Este fenómeno no dependía del nivel de educación, ni de la situación social o el poder adquisitivo, por lo que todo hizo pensar que se trataba de la dieta y se relacionó con los hábitos alimentarios.

En los años 50, algunos científicos, comenzaron a observar la alimentación de estas poblaciones, y establecieron que las características de esta dieta eran:

Consumo habitual de cereales, legumbres, frutas frescas, verduras, pescado, aceite de oliva y frutos secos,

Consumo moderado de lácteos (sobre todo yogur y quesos), huevos y carne de aves y,

Consumo poco frecuente de carnes de cerdo, cordero y vacuno. Incluían moderadamente en la dieta vino y condimentaban sus platos con especias como ajo, cebolla, orégano, albahaca y pimienta.

Otros estudios, atribuyeron los efectos beneficiosos de este tipo de alimentación a la proporción de grasa y de los diferentes ácidos grasos, mostrando como en los países del norte de Europa, cuyo consumo de ácidos grasos saturados es predominante, existía mayor mortalidad por enfermedad coronaria. También constató la relación de los elevados niveles de colesterol en sangre con la mayor incidencia de infartos de miocardio. Curiosamente en países como España y Francia el consumo de grasas es alto, incluso supera la cantidad recomendada (25-35% de la energía total consumida), pero dichas grasas son en gran cantidad monoinsaturadas, debido al importante consumo de aceite de oliva.
En la actualidad se han llevado a cabo múltiples investigaciones que han sido publicadas en diversas revistas científicas y los resultados se han presentado en simposios y congresos, pero el interés por las virtudes de la alimentación mediterránea va siendo cada vez más popular.

Los alimentos más característicos de la dieta mediterránea son:

El aceite de oliva, ampliamente utilizado en la cocina mediterránea es rico en ácidos grasos monoinsaturados. Muchos estudios han demostrado que estos ácidos grasos regulan las proporciones sanguíneas de HDL («colesterol bueno») y LDL («colesterol malo»), teniendo un efecto protector frente a la formación de placas de ateroma en las arterias.

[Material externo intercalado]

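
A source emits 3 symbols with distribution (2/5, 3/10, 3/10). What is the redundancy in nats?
0.0097 nats

Redundancy measures how far a source is from maximum entropy:
R = H_max - H(X)

Maximum entropy for 3 symbols: H_max = log_e(3) = 1.0986 nats
Actual entropy: H(X) = 1.0889 nats
Redundancy: R = 1.0986 - 1.0889 = 0.0097 nats

This redundancy represents potential for compression: the source could be compressed by 0.0097 nats per symbol.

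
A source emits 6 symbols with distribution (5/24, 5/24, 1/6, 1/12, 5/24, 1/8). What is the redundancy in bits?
0.0660 bits

Redundancy measures how far a source is from maximum entropy:
R = H_max - H(X)

Maximum entropy for 6 symbols: H_max = log_2(6) = 2.5850 bits
Actual entropy: H(X) = 2.5190 bits
Redundancy: R = 2.5850 - 2.5190 = 0.0660 bits

This redundancy represents potential for compression: the source could be compressed by 0.0660 bits per symbol.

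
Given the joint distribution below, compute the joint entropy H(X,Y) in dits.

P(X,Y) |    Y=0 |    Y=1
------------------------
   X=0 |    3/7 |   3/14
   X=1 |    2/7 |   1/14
0.5384 dits

Joint entropy is H(X,Y) = -Σ_{x,y} p(x,y) log p(x,y).

Summing over all non-zero entries:
H(X,Y) = -[3/7·log_10(3/7) + 3/14·log_10(3/14) + 2/7·log_10(2/7) + 1/14·log_10(1/14)]
H(X,Y) = 0.5384 dits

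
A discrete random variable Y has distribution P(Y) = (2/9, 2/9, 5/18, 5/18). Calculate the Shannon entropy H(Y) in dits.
0.5994 dits

Shannon entropy is H(X) = -Σ p(x) log p(x).

For P = (2/9, 2/9, 5/18, 5/18):
H = -2/9 × log_10(2/9) -2/9 × log_10(2/9) -5/18 × log_10(5/18) -5/18 × log_10(5/18)
H = 0.5994 dits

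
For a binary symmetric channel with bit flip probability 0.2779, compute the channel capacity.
0.1474 bits

For a binary symmetric channel (BSC) with error probability p:
Capacity C = 1 - H(p) bits per symbol

where H(p) = -p log₂(p) - (1-p) log₂(1-p) is the binary entropy function.

H(0.2779) = 0.8526 bits
C = 1 - 0.8526 = 0.1474 bits per symbol

This means we can reliably transmit up to 0.1474 bits of information per channel use.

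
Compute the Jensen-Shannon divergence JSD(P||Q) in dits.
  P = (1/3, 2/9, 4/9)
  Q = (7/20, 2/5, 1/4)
0.0116 dits

Jensen-Shannon divergence is:
JSD(P||Q) = 0.5 × D_KL(P||M) + 0.5 × D_KL(Q||M)
where M = 0.5 × (P + Q) is the mixture distribution.

M = 0.5 × (1/3, 2/9, 4/9) + 0.5 × (7/20, 2/5, 1/4) = (0.341667, 0.311111, 0.347222)

D_KL(P||M) = 0.0116 dits
D_KL(Q||M) = 0.0117 dits

JSD(P||Q) = 0.5 × 0.0116 + 0.5 × 0.0117 = 0.0116 dits

Unlike KL divergence, JSD is symmetric and bounded: 0 ≤ JSD ≤ log(2).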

En la cocina mediterránea se utiliza aceite de oliva o de semillas para cocinar y condimentar los platos a diferencia de mantequillas y otras grasas animales utilizadas en otros países como en los del Norte de Europa.
Asimismo se consumen las rebanadas de pan solo o con aceite de oliva y no untadas con mantequilla, manteca de cacao u otras grasas.

El pescado, característico también de la dieta mediterránea y cuya grasa es beneficiosa para la salud. Estudios llevados a cabo en las poblaciones esquimales de Groenlandia, cuya alimentación era prácticamente a base de pescado y no consumían grasas vegetales, mostraban como la baja incidencia de enfermedades cardiovasculares de esta población se debía a los ácidos grasos polinsaturados del pescado y más concretamente de los omega-3. Estos componentes aumentan las HDL y disminuyen las LDL.

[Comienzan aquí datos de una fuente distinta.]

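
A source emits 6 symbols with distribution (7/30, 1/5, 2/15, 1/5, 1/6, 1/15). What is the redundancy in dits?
0.0263 dits

Redundancy measures how far a source is from maximum entropy:
R = H_max - H(X)

Maximum entropy for 6 symbols: H_max = log_10(6) = 0.7782 dits
Actual entropy: H(X) = 0.7518 dits
Redundancy: R = 0.7782 - 0.7518 = 0.0263 dits

This redundancy represents potential for compression: the source could be compressed by 0.0263 dits per symbol.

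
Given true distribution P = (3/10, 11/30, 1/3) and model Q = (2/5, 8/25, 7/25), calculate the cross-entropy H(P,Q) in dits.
0.4851 dits

Cross-entropy: H(P,Q) = -Σ p(x) log q(x)

Alternatively: H(P,Q) = H(P) + D_KL(P||Q)
H(P) = 0.4757 dits
D_KL(P||Q) = 0.0094 dits

H(P,Q) = 0.4757 + 0.0094 = 0.4851 dits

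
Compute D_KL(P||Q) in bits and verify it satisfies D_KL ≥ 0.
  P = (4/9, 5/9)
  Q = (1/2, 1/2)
0.0089 bits

KL divergence satisfies the Gibbs inequality: D_KL(P||Q) ≥ 0 for all distributions P, Q.

D_KL(P||Q) = Σ p(x) log(p(x)/q(x))
Term by term:
  x=0: 4/9 × log_2[(4/9)/(1/2)] = -0.0755
  x=1: 5/9 × log_2[(5/9)/(1/2)] = 0.0844
D_KL(P||Q) = 0.0089 bits

D_KL(P||Q) = 0.0089 ≥ 0 ✓

This non-negativity is a fundamental property: relative entropy cannot be negative because it measures how different Q is from P.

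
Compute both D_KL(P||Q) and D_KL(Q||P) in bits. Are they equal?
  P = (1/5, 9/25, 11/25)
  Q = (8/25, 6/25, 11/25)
D_KL(P||Q) = 0.0750, D_KL(Q||P) = 0.0766

KL divergence is not symmetric: D_KL(P||Q) ≠ D_KL(Q||P) in general.

D_KL(P||Q) = 0.0750 bits
D_KL(Q||P) = 0.0766 bits

No, they are not equal!

This asymmetry is why KL divergence is not a true distance metric.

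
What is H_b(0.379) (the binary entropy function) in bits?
0.9573 bits

The binary entropy function is:
H(p) = -p log(p) - (1-p) log(1-p)

H(0.379) = -0.379 × log_2(0.379) - 0.621 × log_2(0.621)
H(0.379) = 0.9573 bits

Note: Binary entropy is maximized at p=0.5 (H=1 bit) and minimized at p=0 or p=1 (H=0).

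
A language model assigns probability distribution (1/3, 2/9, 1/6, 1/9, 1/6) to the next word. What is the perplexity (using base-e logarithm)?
4.6731

Perplexity is e^H (or exp(H) for natural log).

First, H = -Σ p log p = 1.5418 nats
Perplexity = e^1.5418 = 4.6731

Interpretation: The model's uncertainty is equivalent to choosing uniformly among 4.7 options.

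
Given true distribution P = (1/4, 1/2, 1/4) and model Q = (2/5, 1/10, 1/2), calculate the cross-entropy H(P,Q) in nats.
1.5537 nats

Cross-entropy: H(P,Q) = -Σ p(x) log q(x)

Alternatively: H(P,Q) = H(P) + D_KL(P||Q)
H(P) = 1.0397 nats
D_KL(P||Q) = 0.5139 nats

H(P,Q) = 1.0397 + 0.5139 = 1.5537 nats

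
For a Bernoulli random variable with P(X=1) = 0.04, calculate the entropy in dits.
0.0729 dits

The binary entropy function is:
H(p) = -p log(p) - (1-p) log(1-p)

H(0.04) = -0.04 × log_10(0.04) - 0.96 × log_10(0.96)
H(0.04) = 0.0729 dits

Note: Binary entropy is maximized at p=0.5 (H=1 bit) and minimized at p=0 or p=1 (H=0).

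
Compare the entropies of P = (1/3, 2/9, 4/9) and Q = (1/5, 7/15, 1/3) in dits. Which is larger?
P

Computing entropies in dits:
H(P) = 0.4607
H(Q) = 0.4533

Distribution P has higher entropy.

Intuition: The distribution closer to uniform (more spread out) has higher entropy.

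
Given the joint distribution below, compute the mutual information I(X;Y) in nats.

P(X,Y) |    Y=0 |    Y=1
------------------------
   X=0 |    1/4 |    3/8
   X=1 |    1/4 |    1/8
0.0338 nats

Mutual information: I(X;Y) = H(X) + H(Y) - H(X,Y)

Marginals:
P(X) = (5/8, 3/8), H(X) = 0.6616 nats
P(Y) = (1/2, 1/2), H(Y) = 0.6931 nats

Joint entropy: H(X,Y) = 1.3209 nats

I(X;Y) = 0.6616 + 0.6931 - 1.3209 = 0.0338 nats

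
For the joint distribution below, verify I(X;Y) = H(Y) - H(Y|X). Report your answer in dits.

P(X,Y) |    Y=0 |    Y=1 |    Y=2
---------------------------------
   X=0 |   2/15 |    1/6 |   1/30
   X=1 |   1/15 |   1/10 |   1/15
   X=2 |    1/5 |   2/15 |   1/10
I(X;Y) = 0.0132 dits

Mutual information has multiple equivalent forms:
- I(X;Y) = H(X) - H(X|Y)
- I(X;Y) = H(Y) - H(Y|X)
- I(X;Y) = H(X) + H(Y) - H(X,Y)

Computing all quantities:
H(X) = 0.4639, H(Y) = 0.4581, H(X,Y) = 0.9089
H(X|Y) = 0.4507, H(Y|X) = 0.4450

Verification:
H(X) - H(X|Y) = 0.4639 - 0.4507 = 0.0132
H(Y) - H(Y|X) = 0.4581 - 0.4450 = 0.0132
H(X) + H(Y) - H(X,Y) = 0.4639 + 0.4581 - 0.9089 = 0.0132

All forms give I(X;Y) = 0.0132 dits. ✓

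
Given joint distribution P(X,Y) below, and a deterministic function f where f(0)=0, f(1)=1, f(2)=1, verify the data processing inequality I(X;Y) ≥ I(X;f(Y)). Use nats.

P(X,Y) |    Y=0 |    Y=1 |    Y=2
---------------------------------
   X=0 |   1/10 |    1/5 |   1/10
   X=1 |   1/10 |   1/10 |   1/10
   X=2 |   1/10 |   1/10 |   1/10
I(X;Y) = 0.0138, I(X;f(Y)) = 0.0040, inequality holds: 0.0138 ≥ 0.0040

Data Processing Inequality: For any Markov chain X → Y → Z, we have I(X;Y) ≥ I(X;Z).

Here Z = f(Y) is a deterministic function of Y, forming X → Y → Z.

Original I(X;Y) = 0.0138 nats

After applying f:
P(X,Z) where Z=f(Y):
- P(X,Z=0) = P(X,Y=0)
- P(X,Z=1) = P(X,Y=1) + P(X,Y=2)

I(X;Z) = I(X;f(Y)) = 0.0040 nats

Verification: 0.0138 ≥ 0.0040 ✓

Information cannot be created by processing; the function f can only lose information about X.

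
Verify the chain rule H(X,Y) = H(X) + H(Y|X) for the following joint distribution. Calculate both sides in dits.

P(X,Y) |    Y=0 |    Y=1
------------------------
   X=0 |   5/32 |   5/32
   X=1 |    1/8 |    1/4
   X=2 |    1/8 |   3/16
H(X,Y) = 0.7645, H(X) = 0.4755, H(Y|X) = 0.2891 (all in dits)

Chain rule: H(X,Y) = H(X) + H(Y|X)

Left side — joint entropy directly:
H(X,Y) = -Σ p(x,y) log p(x,y) = 0.7645 dits

Right side — compute H(Y|X) from the conditional distributions:
P(X) = (5/16, 3/8, 5/16), so H(X) = 0.4755 dits
H(Y|X) = Σ_x P(X=x) · H(Y|X=x):
  P(Y|X=0) = (1/2, 1/2), H(Y|X=0) = 0.3010, weight P(X=0) = 5/16
  P(Y|X=1) = (1/3, 2/3), H(Y|X=1) = 0.2764, weight P(X=1) = 3/8
  P(Y|X=2) = (2/5, 3/5), H(Y|X=2) = 0.2923, weight P(X=2) = 5/16
H(Y|X) = 0.2891 dits

H(X) + H(Y|X) = 0.4755 + 0.2891 = 0.7645 dits

Both sides equal 0.7645 dits. ✓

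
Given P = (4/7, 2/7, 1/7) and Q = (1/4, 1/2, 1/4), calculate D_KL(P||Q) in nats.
0.2326 nats

KL divergence: D_KL(P||Q) = Σ p(x) log(p(x)/q(x))

Computing term by term:
  x=0: 4/7 × log_e[(4/7)/(1/4)] = 4/7 × 0.8267 = 0.4724
  x=1: 2/7 × log_e[(2/7)/(1/2)] = 2/7 × -0.5596 = -0.1599
  x=2: 1/7 × log_e[(1/7)/(1/4)] = 1/7 × -0.5596 = -0.0799

D_KL(P||Q) = 0.2326 nats

Note: KL divergence is always non-negative and equals 0 iff P = Q.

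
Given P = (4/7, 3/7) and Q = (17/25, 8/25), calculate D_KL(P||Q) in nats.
0.0258 nats

KL divergence: D_KL(P||Q) = Σ p(x) log(p(x)/q(x))

Computing term by term:
  x=0: 4/7 × log_e[(4/7)/(17/25)] = 4/7 × -0.1740 = -0.0994
  x=1: 3/7 × log_e[(3/7)/(8/25)] = 3/7 × 0.2921 = 0.1252

D_KL(P||Q) = 0.0258 nats

Note: KL divergence is always non-negative and equals 0 iff P = Q.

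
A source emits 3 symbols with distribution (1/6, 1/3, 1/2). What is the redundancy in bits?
0.1258 bits

Redundancy measures how far a source is from maximum entropy:
R = H_max - H(X)

Maximum entropy for 3 symbols: H_max = log_2(3) = 1.5850 bits
Actual entropy: H(X) = 1.4591 bits
Redundancy: R = 1.5850 - 1.4591 = 0.1258 bits

This redundancy represents potential for compression: the source could be compressed by 0.1258 bits per symbol.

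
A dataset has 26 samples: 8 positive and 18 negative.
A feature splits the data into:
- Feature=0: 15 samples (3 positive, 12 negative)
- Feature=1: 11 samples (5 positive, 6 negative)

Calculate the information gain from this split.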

Legumbres, cereales (arroz, pastas, muchos de ellos integrales), frutas y verduras, aportan a la dieta mediterránea además de variedad, vitaminas, minerales, sustancias antioxidantes, fibra e hidratos de carbono complejos.

La Dieta Mediterránea se puede considerar, una de las mejores opciones, al optar por un patrón alimenticio, ya que aporta un alto contenido de minerales y vitaminas, y por su importante equilibrio de ácido grasos, lo que la hace muy favorable en la prevención de enfermedades cardiovasculares.